EPÍLOGO

El destello de claridad no me llegó con la muerte, como suele suceder. Tuve suerte, supongo. Abrir los ojos a tiempo me permitió vivir, por fin, como siempre había deseado.

Blanca a mi lado, hasta el último momento. E incluso ahora, cuando ya mi cuerpo descansa bajo la tierra, sigue viniendo a visitarme, deja flores sobre mi tumba y reza por mi alma. ¡Pobre! ¡Si supiera de lo poco que me sirven sus gestos! No soy desagradecida, no quiero parecerlo: verla aparecer por el atrio me re conforta, me recuerda los años pasados.

No me equivoqué con ella. Fue buena madre. Y su hija Leonor, buena hermana para mis hijos: mi Fernando y mi Leonor, Leonor segunda, la llamaríamos. O Leonor bis. Las dos hermanas de nombre igual que se convirtieron casi en gemelas.

Además la manía esa del veneno desapareció por completo En su lugar se hizo una experta en la manufactura de mermeladas y compotas.

No se casó. Yo tampoco. Tras la muerte de Sancho dos años después de nuestro matrimonio y sin ni siquiera haber visto nacer a la última de sus vástagos, —decidí permanecer sin un hombre a mi lado. Por fin era yo la que tomaba las riendas de mi vida. Su muerte, todo hay que decirlo, fue, como cabía esperar, a manos de los enviados del rey Enrique, su propio hermano.

Nos dijeron que la causa fue su actitud belicosa en las cortes que nos llevaran a Segovia. No quise averiguar más. La política, al menos en lo tocante a mi matrimonio, sólo me había traído tristezas, desencantos.

Tanto Blanca como yo nos refugiamos en la crianza de aquellos que nos recordaban a quien habíamos perdido. Construimos en Ledesma una fortaleza, un recinto para mujeres e infantes (como si estuviéramos en tiempo de guerra). Y allí decidimos esperar a que sucediera lo que había de tener lugar.

Morí sin mayores pesares. Me enterraron junto a mi marido, tal y como hiciera mi padre con mi madre, en la catedral de Burgos.
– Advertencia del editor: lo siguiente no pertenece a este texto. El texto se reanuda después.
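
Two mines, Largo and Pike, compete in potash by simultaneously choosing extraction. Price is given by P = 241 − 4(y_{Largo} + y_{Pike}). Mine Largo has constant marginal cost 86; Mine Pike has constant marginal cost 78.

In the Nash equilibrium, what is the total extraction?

26.5

Mine Largo's profit: π = y_{Largo}(241 − 4(y_{Largo} + y_{Pike})) − 86y_{Largo}.
∂π/∂y_{Largo} = 155 − 8y_{Largo} − 4y_{Pike} = 0, so y_{Largo} = 19.375 − 0.5y_{Pike}.
By the same steps for Pike: y_{Pike} = 20.375 − 0.5y_{Largo}.
Substituting the second reaction function into the first: y_{Largo} = 19.375 − 0.5(20.375 − 0.5y_{Largo}), which gives 0.75y_{Largo} = 9.1875 ⇒ y_{Largo} = 12.25.
Then y_{Pike} = 20.375 − 0.5·12.25 = 14.25.
Total extraction: 12.25 + 14.25 = 26.5.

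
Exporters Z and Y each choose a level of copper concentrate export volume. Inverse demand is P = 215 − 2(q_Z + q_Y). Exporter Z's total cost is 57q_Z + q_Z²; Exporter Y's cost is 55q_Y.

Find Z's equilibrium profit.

Exporter Z's profit: π = q_Z(215 − 2(q_Z + q_Y)) − 57q_Z − q_Z².
∂π/∂q_Z = 158 − 6q_Z − 2q_Y = 0, so q_Z = 79/3 − (1/3)q_Y.
For Y: ∂π/∂q_Y = 160 − 4q_Y − 2q_Z = 0 ⇒ q_Y = 40 − 0.5q_Z.
Plugging q_Y into Z's best response: q_Z = 79/3 − (1/3)(40 − 0.5q_Z) ⇒ (5/6)q_Z = 13, so q_Z = 15.6.
Then q_Y = 40 − 0.5·15.6 = 32.2.
Price P = 215 − 2·47.8 = 119.4.
Z's profit: (119.4 − 57)·15.6 − (15.6)² = 730.08.

730.08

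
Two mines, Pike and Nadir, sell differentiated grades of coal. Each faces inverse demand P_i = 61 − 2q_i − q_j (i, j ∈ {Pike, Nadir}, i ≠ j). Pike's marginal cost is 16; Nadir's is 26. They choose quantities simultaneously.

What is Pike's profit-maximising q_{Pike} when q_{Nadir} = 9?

Mine Pike's profit: π = q_{Pike}(61 − 2q_{Pike} − q_{Nadir}) − 16q_{Pike}.
∂π/∂q_{Pike} = 45 − 4q_{Pike} − q_{Nadir} = 0 ⇒ q_{Pike} = 11.25 − 0.25q_{Nadir}.
At q_{Nadir} = 9: q_{Pike} = 11.25 − 0.25·9 = 9.

9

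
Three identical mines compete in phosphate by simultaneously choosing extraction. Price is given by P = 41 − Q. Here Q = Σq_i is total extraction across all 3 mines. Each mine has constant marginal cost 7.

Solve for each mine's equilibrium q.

8.5

A representative mine's profit is π_i = q_i(41 − Q) − 7q_i, with Q = q_i + Σ_{j≠i} q_j.
First-order condition: 34 − 2q_i − Σ_{j≠i} q_j = 0.
Imposing symmetry (q_j = q for all j) turns Σ_{j≠i} q_j into 2q, so 34 = 4q and q = 8.5.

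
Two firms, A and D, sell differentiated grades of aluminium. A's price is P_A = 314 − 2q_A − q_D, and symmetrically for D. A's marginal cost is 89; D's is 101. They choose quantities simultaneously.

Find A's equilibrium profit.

4195.28

Firm A's profit: π = q_A(314 − 2q_A − q_D) − 89q_A.
∂π/∂q_A = 225 − 4q_A − q_D = 0 ⇒ q_A = 56.25 − 0.25q_D.
Similarly q_D = 53.25 − 0.25q_A.
Solving the two reaction functions simultaneously: (1 − (−0.25)(−0.25))q_A = 56.25 − 0.25·53.25, so 0.9375q_A = 42.9375 and q_A = 45.8.
Then q_D = 53.25 − 0.25·45.8 = 41.8.
P_A = 314 − 2·45.8 − 41.8 = 180.6.
Profit = (180.6 − 89)·45.8 = 4195.28.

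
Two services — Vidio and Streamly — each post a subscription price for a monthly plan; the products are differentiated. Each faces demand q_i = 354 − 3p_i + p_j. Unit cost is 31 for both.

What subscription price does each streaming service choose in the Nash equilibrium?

Vidio's profit: π = (p_{Vidio} − 31)(354 − 3p_{Vidio} + p_{Streamly}).
∂π/∂p_{Vidio} = 447 − 6p_{Vidio} + p_{Streamly} = 0 ⇒ p_{Vidio} = 74.5 + (1/6)p_{Streamly}.
By symmetry p_{Streamly} = p_{Vidio}; substituting into the reaction function, (5/6)p_{Vidio} = 74.5 and p_{Vidio} = 89.4.

89.4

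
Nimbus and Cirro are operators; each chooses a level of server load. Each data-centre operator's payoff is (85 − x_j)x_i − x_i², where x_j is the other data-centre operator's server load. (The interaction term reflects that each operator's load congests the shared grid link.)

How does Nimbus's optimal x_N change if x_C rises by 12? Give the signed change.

Nimbus's payoff is (85 − x_C)x_N − x_N².
∂π/∂x_N = 85 − x_C − 2x_N = 0, so x_N = 42.5 − 0.5x_C.
The reaction-function slope is −0.5, so a 12-unit rise in x_C moves x_N by −0.5 × 12 = −6. Nimbus's best response falls — the actions are strategic substitutes.

-6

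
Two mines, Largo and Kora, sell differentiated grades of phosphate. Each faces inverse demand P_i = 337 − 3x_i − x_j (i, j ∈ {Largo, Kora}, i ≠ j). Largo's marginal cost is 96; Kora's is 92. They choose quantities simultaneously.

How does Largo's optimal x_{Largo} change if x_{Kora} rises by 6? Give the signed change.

Mine Largo's profit: π = x_{Largo}(337 − 3x_{Largo} − x_{Kora}) − 96x_{Largo}.
∂π/∂x_{Largo} = 241 − 6x_{Largo} − x_{Kora} = 0 ⇒ x_{Largo} = 241/6 − (1/6)x_{Kora}.
The reaction-function slope is −1/6, so a 6-unit rise in x_{Kora} moves x_{Largo} by −1/6 × 6 = −1. Largo's best response falls — the actions are strategic substitutes.

-1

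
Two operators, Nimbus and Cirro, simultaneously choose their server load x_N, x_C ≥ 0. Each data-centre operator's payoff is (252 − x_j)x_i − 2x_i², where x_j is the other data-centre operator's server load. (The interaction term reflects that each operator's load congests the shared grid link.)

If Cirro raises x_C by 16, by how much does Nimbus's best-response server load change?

Nimbus's payoff is (252 − x_C)x_N − 2x_N².
∂π/∂x_N = 252 − x_C − 4x_N = 0, so x_N = 63 − 0.25x_C.
The reaction-function slope is −0.25, so a 16-unit rise in x_C moves x_N by −0.25 × 16 = −4. Nimbus's best response falls — the actions are strategic substitutes.

-4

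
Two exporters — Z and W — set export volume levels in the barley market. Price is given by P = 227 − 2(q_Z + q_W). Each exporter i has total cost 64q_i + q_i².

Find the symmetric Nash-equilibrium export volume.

Exporter Z's profit: π = q_Z(227 − 2(q_Z + q_W)) − 64q_Z − q_Z².
∂π/∂q_Z = 163 − 6q_Z − 2q_W = 0, so q_Z = 163/6 − (1/3)q_W.
By symmetry q_W = q_Z; substituting into the reaction function, (4/3)q_Z = 163/6 and q_Z = 20.375.

20.375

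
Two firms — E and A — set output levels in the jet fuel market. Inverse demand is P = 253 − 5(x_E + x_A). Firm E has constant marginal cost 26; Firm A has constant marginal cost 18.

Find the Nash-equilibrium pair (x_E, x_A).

14.6, 16.2

Firm E's profit: π = x_E(253 − 5(x_E + x_A)) − 26x_E.
∂π/∂x_E = 227 − 10x_E − 5x_A = 0, so x_E = 22.7 − 0.5x_A.
By the same steps for A: x_A = 23.5 − 0.5x_E.
Plugging x_A into E's best response: x_E = 22.7 − 0.5(23.5 − 0.5x_E) ⇒ 0.75x_E = 10.95, so x_E = 14.6.
Then x_A = 23.5 − 0.5·14.6 = 16.2.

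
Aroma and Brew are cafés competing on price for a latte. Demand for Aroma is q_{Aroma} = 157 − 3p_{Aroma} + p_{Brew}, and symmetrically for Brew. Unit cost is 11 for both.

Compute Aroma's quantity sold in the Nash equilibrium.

Aroma's profit: π = (p_{Aroma} − 11)(157 − 3p_{Aroma} + p_{Brew}).
∂π/∂p_{Aroma} = 190 − 6p_{Aroma} + p_{Brew} = 0 ⇒ p_{Aroma} = 95/3 + (1/6)p_{Brew}.
Setting p_{Aroma} = p_{Brew} in the reaction function: p_{Aroma} = 95/3 + (1/6)p_{Aroma}, so p_{Aroma} = (95/3) / (5/6) = 38.
q_{Aroma} = 157 − 3·38 + 38 = 81.

81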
Y ahora, tras mi muerte, sólo conservo la curiosidad. Me pregunto si, cuando decida abandonar esta iglesia (o cuando lo decida quien tiene que hacerlo), me encontraré con todos aquellos que, quisieran o no, marcaron mi vida.

Me pregunto si me encontraré con mi abuelo. Y si seguiré odiándolo de igual modo.

Me pregunto si me encontraré con mi padre. Y si por fin podré sentir piedad por él (que es lo que se merece).

Me pregunto si me encontraré con mi hermana María. Y con todos mis otros hermanos: desde Dionís a Fernando, pasando con Juan, cuando ellos también mueran.

Me pregunto si me encontraré con Sancho. Y si podré volver a abrazarlo ahora que nuestra corporalidad se convierte en cenizas.

Me pregunto si me encontraré con Rodrigo. Y si podré mirar a través de un alma tan opaca.

Me pregunto si me encontraré con Inés, mi fantasma, para darle las gracias por enseñarme a ser madre, gracias por no temer arriesgar su propia vida, contra el mismo diablo, por salvar a quien quería: a su hijo Pedro (me pregunto, también, si lo veré a él).

Y sobre todo me pregunto si veré a mi madre. Y si al verla, me sentiré reflejada en ella.

Estoy cansada. Estar muerta cansa. A pesar de tener toda la eternidad.

Y pienso.

En realidad no fui tan mala. Sólo me limité a vivir como las circunstancias me lo dictaron. Espero que mi juicio no sea tan terrible. Sólo eso.